How many people have TOGAF 9, ArchiMate 2 and BABOK (IIBA) certificates?
The other day I was watching some action movie and there was a scene when main character found some list of people and in order to find suspects of a crime had to cross-check it against other lists to find suspects (people present in all lists). In mathematics common part of two (or more) sets is a trivial thing to do. However in real life it’s not always the case. Despite that, in the movie I was watching it took her like 5 seconds to find common group of people present in all the lists.
This gave me an idea: how long would similar exercise take in real life? That’s a great question – I thought, I just needed a real case. It wasn’t long to figure it out: How many people have both TOGAF 9 and ArchiMate 2 certificates (at any level)? But those are only two lists, to make it harder I asked the question:
How many people have TOGAF 9, ArchiMate 2 and BABOK (IIBA) certificates (at any level)?
The question can be presented by the Vann diagram. I’m asking for the number in the middle, the common part of three sets. The common parts of each of two sets are also interesting.
How to solve that case?
First of all I want to ensure you that I am not any movielike super-duper-hacker but I used to program in Java a lot and I still have my skills. The solution that I came with probably is not the best one (in terms of time spent) but any way it was fun to program again a little bit.
The grand rule that I set for myself here was no manual work computer must work for me and give me answer in othe
r words no Excel allowed. In movies they don’t use Excel, right?
Steps that I visualized for solving the task were pretty simple:
- Aggregate the data
- Analyse the data
First problem with data was that TOGAF and ArchiMate registries of certified people are available only as listings on website (or search results) and you cannot download the whole list of people at once. And I needed full lists for my analysis. So what did I do?
I fired my Eclipse and started writing code. How to download information from a website? Simple, you need a web-scraper that will go through the website (as a normal user would with a browser) and save the data. For that I used Selenium, WebDriver, and PythonJS headless browser (webbrowser emulator without GUI). After one evening I had application that was able to scrape information about each TOGAF and ArchiMate publicly available certificate. I should mention here that The Open Group allows each certified person to hide information about its certificate from a public registry.

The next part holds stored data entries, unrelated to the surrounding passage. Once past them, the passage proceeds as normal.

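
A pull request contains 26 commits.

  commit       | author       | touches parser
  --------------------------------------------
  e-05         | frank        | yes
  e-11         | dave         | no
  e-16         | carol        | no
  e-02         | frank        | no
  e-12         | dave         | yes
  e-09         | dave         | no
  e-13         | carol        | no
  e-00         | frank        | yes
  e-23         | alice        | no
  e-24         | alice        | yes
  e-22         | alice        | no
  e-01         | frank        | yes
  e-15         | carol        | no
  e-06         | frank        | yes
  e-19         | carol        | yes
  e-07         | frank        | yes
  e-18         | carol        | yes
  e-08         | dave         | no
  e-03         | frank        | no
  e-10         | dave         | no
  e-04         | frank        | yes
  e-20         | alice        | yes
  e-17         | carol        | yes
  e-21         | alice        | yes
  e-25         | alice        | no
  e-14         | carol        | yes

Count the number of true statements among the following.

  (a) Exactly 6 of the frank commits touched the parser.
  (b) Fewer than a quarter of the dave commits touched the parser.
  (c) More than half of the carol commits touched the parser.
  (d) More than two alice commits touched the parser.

4

(a) frank: |A| = 8, |A ∩ B| = 6; needs |A ∩ B| = 6 — true.
(b) dave: |A| = 5, |A ∩ B| = 1; needs |A ∩ B| / |A| < 1/4 — true.
(c) carol: |A| = 7, |A ∩ B| = 4; needs |A ∩ B| > |A ∖ B| — true.
(d) alice: |A| = 6, |A ∩ B| = 3; needs |A ∩ B| > 2 — true.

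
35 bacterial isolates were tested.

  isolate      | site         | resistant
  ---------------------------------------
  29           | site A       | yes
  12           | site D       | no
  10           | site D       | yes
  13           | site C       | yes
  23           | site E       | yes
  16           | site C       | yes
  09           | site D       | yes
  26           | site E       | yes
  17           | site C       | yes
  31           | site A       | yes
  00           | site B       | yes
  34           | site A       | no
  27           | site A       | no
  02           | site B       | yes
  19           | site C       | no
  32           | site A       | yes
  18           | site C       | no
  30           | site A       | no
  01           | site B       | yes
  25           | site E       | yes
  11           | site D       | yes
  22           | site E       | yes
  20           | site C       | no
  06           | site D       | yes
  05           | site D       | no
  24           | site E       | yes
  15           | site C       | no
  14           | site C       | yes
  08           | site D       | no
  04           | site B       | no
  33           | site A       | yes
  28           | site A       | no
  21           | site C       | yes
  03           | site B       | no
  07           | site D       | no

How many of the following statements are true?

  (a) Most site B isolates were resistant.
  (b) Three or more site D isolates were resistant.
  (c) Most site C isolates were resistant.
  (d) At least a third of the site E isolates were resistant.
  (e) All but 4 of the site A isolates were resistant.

5

(a) site B: |A| = 5, |A ∩ B| = 3; needs |A ∩ B| > |A ∖ B| — true.
(b) site D: |A| = 8, |A ∩ B| = 4; needs |A ∩ B| ≥ 3 — true.
(c) site C: |A| = 9, |A ∩ B| = 5; needs |A ∩ B| > |A ∖ B| — true.
(d) site E: |A| = 5, |A ∩ B| = 5; needs |A ∩ B| / |A| ≥ 1/3 — true.
(e) site A: |A| = 8, |A ∩ B| = 4; needs |A ∖ B| = 4 — true.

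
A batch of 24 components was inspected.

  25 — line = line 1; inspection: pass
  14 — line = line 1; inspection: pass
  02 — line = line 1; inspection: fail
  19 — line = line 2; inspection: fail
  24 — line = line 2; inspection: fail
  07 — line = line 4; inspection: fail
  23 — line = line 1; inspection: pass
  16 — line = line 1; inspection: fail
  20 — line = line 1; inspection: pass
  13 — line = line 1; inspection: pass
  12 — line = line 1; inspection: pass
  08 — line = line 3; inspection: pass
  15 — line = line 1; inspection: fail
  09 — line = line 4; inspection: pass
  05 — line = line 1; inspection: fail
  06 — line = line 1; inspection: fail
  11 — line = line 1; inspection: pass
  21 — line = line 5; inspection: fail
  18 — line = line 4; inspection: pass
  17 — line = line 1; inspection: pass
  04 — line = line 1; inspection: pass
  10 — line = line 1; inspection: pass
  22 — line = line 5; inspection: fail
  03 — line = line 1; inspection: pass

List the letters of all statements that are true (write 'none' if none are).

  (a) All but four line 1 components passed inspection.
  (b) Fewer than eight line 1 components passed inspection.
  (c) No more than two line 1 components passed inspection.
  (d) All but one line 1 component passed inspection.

none

|A| = 16, |A ∩ B| = 11, |A ∖ B| = 5.
(a) |A ∖ B| = 4: fails.
(b) |A ∩ B| < 8: fails.
(c) |A ∩ B| ≤ 2: fails.
(d) |A ∖ B| = 1: fails.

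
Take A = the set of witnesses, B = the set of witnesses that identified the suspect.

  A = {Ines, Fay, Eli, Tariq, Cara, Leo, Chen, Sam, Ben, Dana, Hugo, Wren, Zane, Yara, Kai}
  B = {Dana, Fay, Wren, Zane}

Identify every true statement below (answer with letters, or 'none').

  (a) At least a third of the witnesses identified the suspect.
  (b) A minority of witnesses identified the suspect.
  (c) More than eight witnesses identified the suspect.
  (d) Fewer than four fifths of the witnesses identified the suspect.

|A| = 15, |A ∩ B| = 4, |A ∖ B| = 11.
(a) |A ∩ B| / |A| ≥ 1/3: fails.
(b) |A ∩ B| < |A ∖ B|: holds.
(c) |A ∩ B| > 8: fails.
(d) |A ∩ B| / |A| < 4/5: holds.

(b), (d)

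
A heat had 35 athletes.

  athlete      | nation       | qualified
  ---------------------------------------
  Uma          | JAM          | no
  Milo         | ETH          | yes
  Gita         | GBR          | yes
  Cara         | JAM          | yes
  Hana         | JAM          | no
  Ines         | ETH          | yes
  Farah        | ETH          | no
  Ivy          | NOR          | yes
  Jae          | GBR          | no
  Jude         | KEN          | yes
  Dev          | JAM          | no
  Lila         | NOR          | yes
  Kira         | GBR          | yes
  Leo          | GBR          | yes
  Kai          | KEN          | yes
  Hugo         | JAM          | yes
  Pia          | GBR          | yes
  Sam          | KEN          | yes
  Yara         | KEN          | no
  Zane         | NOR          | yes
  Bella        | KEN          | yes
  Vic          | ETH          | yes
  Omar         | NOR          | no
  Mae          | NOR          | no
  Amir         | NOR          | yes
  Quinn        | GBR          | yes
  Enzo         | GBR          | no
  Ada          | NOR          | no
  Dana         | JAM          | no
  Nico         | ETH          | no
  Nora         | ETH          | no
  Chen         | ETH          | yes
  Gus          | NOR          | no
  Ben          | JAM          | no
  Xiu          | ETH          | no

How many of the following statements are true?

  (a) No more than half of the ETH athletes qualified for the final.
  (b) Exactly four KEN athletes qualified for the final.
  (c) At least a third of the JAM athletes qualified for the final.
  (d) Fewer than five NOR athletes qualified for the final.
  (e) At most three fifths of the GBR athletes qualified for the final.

3

(a) ETH: |A| = 8, |A ∩ B| = 4; needs |A ∩ B| ≤ |A ∖ B| — true.
(b) KEN: |A| = 5, |A ∩ B| = 4; needs |A ∩ B| = 4 — true.
(c) JAM: |A| = 7, |A ∩ B| = 2; needs |A ∩ B| / |A| ≥ 1/3 — false.
(d) NOR: |A| = 8, |A ∩ B| = 4; needs |A ∩ B| < 5 — true.
(e) GBR: |A| = 7, |A ∩ B| = 5; needs |A ∩ B| / |A| ≤ 3/5 — false.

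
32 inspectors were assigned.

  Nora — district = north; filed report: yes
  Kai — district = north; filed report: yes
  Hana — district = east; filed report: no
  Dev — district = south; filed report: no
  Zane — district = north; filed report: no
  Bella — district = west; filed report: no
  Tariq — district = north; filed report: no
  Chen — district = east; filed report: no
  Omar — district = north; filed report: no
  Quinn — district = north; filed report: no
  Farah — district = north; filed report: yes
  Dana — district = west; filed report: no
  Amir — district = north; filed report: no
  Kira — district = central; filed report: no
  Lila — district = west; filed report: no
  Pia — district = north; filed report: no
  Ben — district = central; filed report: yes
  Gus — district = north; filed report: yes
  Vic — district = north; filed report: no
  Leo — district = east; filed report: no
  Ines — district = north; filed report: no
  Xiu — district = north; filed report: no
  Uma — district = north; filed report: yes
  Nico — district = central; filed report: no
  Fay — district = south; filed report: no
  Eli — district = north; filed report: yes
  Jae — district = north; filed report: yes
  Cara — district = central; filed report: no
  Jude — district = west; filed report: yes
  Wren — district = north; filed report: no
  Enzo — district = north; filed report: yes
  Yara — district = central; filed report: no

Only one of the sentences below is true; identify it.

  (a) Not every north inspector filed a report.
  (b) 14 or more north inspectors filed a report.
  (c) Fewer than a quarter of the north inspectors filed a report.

|A| = 18, |A ∩ B| = 8, |A ∖ B| = 10.
(a) requires A ⊄ B (|A ∖ B| ≥ 1): true.
(b) requires |A ∩ B| ≥ 14: false.
(c) requires |A ∩ B| / |A| < 1/4: false.

(a)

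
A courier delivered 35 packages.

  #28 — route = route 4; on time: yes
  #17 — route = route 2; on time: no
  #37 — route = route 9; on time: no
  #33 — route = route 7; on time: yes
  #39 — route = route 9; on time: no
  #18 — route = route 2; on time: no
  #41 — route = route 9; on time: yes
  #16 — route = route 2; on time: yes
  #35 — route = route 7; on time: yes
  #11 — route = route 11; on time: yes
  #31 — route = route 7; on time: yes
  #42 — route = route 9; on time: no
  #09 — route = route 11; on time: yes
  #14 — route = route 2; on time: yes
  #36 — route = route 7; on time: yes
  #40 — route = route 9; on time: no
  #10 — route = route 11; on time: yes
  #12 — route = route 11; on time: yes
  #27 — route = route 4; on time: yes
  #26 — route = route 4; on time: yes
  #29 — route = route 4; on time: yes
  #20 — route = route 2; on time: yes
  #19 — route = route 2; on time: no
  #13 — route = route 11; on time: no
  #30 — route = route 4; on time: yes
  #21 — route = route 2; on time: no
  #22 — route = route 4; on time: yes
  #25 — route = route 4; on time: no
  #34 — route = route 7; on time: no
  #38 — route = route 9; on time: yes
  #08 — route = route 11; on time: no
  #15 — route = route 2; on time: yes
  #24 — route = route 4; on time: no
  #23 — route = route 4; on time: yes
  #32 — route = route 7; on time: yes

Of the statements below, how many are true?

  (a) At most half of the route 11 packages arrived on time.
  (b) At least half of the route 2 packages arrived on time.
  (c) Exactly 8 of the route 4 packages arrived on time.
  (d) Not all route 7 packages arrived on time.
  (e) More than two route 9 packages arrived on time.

2

(a) route 11: |A| = 6, |A ∩ B| = 4; needs |A ∩ B| ≤ |A ∖ B| — false.
(b) route 2: |A| = 8, |A ∩ B| = 4; needs |A ∩ B| ≥ |A ∖ B| — true.
(c) route 4: |A| = 9, |A ∩ B| = 7; needs |A ∩ B| = 8 — false.
(d) route 7: |A| = 6, |A ∩ B| = 5; needs A ⊄ B (|A ∖ B| ≥ 1) — true.
(e) route 9: |A| = 6, |A ∩ B| = 2; needs |A ∩ B| > 2 — false.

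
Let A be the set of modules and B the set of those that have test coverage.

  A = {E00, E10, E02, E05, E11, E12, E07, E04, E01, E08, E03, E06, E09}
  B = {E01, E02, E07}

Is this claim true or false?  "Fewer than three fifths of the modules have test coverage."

Truth condition: |A ∩ B| / |A| < 3/5.
A (the restrictor) = {E00, E10, E02, E05, E11, E12, E07, E04, E01, E08, E03, E06, E09}, |A| = 13.
A ∩ B = {E02, E07, E01}, so |A ∩ B| = 3.
A ∖ B = {E00, E10, E05, E11, E12, E04, E08, E03, E06, E09}, so |A ∖ B| = 10.
|A ∩ B|/|A| = 3/13, so the statement is true.

True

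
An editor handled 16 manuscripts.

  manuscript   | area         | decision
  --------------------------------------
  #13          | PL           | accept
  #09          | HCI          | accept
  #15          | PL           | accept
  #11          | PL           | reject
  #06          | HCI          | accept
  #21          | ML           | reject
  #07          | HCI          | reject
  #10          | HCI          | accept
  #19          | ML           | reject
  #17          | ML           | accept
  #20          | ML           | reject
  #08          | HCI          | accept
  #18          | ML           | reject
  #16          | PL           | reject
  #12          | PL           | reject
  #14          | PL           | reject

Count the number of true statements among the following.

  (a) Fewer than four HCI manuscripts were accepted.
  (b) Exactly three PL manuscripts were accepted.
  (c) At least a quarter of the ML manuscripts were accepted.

(a) HCI: |A| = 5, |A ∩ B| = 4; needs |A ∩ B| < 4 — false.
(b) PL: |A| = 6, |A ∩ B| = 2; needs |A ∩ B| = 3 — false.
(c) ML: |A| = 5, |A ∩ B| = 1; needs |A ∩ B| / |A| ≥ 1/4 — false.

0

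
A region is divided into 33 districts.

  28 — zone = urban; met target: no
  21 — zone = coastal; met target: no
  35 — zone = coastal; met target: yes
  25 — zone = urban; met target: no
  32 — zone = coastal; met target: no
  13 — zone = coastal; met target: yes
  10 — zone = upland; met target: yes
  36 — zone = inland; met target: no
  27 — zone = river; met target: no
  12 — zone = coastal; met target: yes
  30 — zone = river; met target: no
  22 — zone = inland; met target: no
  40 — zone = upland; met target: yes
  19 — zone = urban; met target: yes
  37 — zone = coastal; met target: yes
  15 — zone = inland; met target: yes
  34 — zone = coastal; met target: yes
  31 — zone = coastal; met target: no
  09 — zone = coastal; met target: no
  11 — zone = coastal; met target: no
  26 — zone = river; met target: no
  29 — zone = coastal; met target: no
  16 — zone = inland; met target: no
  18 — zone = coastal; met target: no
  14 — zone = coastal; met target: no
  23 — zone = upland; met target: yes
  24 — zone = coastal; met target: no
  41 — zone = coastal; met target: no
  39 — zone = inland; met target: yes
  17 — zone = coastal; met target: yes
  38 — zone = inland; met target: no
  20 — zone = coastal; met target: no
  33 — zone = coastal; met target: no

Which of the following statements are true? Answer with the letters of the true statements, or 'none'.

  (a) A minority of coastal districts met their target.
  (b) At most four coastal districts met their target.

|A| = 18, |A ∩ B| = 6, |A ∖ B| = 12.
(a) |A ∩ B| < |A ∖ B|: holds.
(b) |A ∩ B| ≤ 4: fails.

(a)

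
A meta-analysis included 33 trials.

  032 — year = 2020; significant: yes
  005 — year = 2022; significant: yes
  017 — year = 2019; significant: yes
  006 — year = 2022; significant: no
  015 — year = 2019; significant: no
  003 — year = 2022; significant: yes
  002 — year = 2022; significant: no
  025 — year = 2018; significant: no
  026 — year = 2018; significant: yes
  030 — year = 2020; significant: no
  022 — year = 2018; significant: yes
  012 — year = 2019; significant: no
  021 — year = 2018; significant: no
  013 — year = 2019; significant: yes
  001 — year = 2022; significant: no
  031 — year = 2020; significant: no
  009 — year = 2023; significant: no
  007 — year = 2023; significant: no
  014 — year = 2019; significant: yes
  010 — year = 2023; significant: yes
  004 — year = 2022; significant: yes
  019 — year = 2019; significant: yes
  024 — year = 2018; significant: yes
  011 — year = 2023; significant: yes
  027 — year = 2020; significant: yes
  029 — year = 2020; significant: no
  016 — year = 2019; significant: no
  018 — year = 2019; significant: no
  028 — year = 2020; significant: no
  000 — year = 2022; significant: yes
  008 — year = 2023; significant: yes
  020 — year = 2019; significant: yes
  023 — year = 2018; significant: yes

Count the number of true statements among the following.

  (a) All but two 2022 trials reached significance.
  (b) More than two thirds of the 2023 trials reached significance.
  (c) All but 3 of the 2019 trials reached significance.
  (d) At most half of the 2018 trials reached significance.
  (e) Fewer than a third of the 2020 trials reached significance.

(a) 2022: |A| = 7, |A ∩ B| = 4; needs |A ∖ B| = 2 — false.
(b) 2023: |A| = 5, |A ∩ B| = 3; needs |A ∩ B| / |A| > 2/3 — false.
(c) 2019: |A| = 9, |A ∩ B| = 5; needs |A ∖ B| = 3 — false.
(d) 2018: |A| = 6, |A ∩ B| = 4; needs |A ∩ B| ≤ |A ∖ B| — false.
(e) 2020: |A| = 6, |A ∩ B| = 2; needs |A ∩ B| / |A| < 1/3 — false.

0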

So I started my application and directed it to scrape TOGAF certificates and save them into my database for further analysis. You know how long it took to get information about 38 thousands certificates? Two and a half of hour! Mostly because Selenium is quite slow on big pages (and there are listings with few thousands rows in a table) and secondly because website is not very fast too. While my application was working for me I had time to watch more movies 🙂 For ArchiMate it went much faster but I had to deal with captcha security before each search.
The list of IIBA’s certification was much simpler to get. You just go to the website and download Excel file. I wrote one class in my app to read the excel file contents and save into my db. The first step was finished. I had all there “lists” in my database. It was time to start the analysis.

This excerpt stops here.